There were hugs and kisses all around, and then we were off.

“Marcela looks good,” I said as we backed out of the driveway. “You’re a lucky bastard,” I added, because now was not the time to shit on his marriage. Maybe it wasn’t fair to blame Marcela for the chill that settled over our relationship, but Charlie and I had been thick as thieves before he married her. We’d spoken or texted almost daily. Ever since we were kids, Charlie was my first “happy birthday” and I was his. I didn’t blame him for putting his wife and kids first, but it would have been nice to have been a close second.

“We’ve had our struggles,” my brother confessed. “Y’know, financially.”

“Well, all that’s going to change now,” I said. And his response was refreshingly blunt.

“I’m counting on it.”





CHAPTER 24




* * *



CHARLIE


I had forgotten how depressing my mother’s house was. I suddenly wondered if it had come to resemble her, or the other way around.

As Winnie and I turned onto the narrow driveway, choked by trees and brambles and every kind of wickedness, the memories came flooding back. I tried to stop them, but they pummeled my skin like stinging rain. Finding my dad dead in his bed. Calling 9-1-1 but not being able to get the words out. Huddling with Winnie while we waited for paramedics, and then for Mom to come home. She was in Milan. It was a long wait.

Then came my mom’s long battle with depression. Calling her to find out she had been in bed all day, and the day before that. Except it wasn’t depression. She was ill. And it was curable. But only if her children would step up.

I wanted to help her. I sincerely did. But things were complicated. I was recently married with a brand-new baby. It was my body, but not my life. Not anymore. I was a father now. I had new responsibilities, new allegiances, new priorities. If Mom was trying to buy my loyalty by throwing me a lavish wedding, it backfired—because the wedding came with a bride, and she came with demands. In a cruel twist of irony, Mom’s extreme generosity made it impossible for me to be generous in return. She was disappointed in me, and so in my cowardice I avoided her. Over the years the space between us grew and grew until it became a perilous ravine with edges too jagged to bridge.

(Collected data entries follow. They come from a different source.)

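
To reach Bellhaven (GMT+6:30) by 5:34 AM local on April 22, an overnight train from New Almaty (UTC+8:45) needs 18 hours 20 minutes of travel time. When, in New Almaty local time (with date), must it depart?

Target arrival in UTC: 5:34 AM − 6:30 = 11:04 PM on Apr 21.
Subtract 18 hours and 20 minutes → departure 4:44 AM UTC on Apr 21.
New Almaty is UTC+8:45: 4:44 AM + 8:45 = 1:29 PM on Apr 21.

1:29 PM on April 21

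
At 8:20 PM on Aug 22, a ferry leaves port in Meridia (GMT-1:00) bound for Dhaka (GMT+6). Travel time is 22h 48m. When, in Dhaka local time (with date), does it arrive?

Convert departure to UTC: 8:20 PM + 1:00 = 9:20 PM UTC on Aug 22.
Add 22 hours 48 minutes travel time → 8:08 PM UTC (Aug 23).
Dhaka is UTC+6:00, so local arrival = 8:08 PM + 6:00 = 2:08 AM on Aug 24.

2:08 AM on Aug 24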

Nathan was waiting for us as we pulled up to the house. He looked defeated with his rumpled suit and unkempt hair and shoulders slumping like a tired old tree.

“Nathan, we can’t thank you enough for being here for her,” I said as I hugged him.

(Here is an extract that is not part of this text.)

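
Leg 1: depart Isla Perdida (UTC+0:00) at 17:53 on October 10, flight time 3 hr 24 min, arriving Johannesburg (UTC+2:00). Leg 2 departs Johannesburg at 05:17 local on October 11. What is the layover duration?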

“I’m so sorry,” he said. And his eyes welled with tears.

“We’re sorry, too,” Winnie said. “We know how horrible it is to walk in on what you walked in on.” Yes, Winnie did know. She was the one who found our dad white faced with his tongue hanging out. She was just seventeen. Mom told me her drinking that next year was normal for a senior in high school and had nothing to do with what had happened that day. But Mom had always had her head in the sand when it came to us.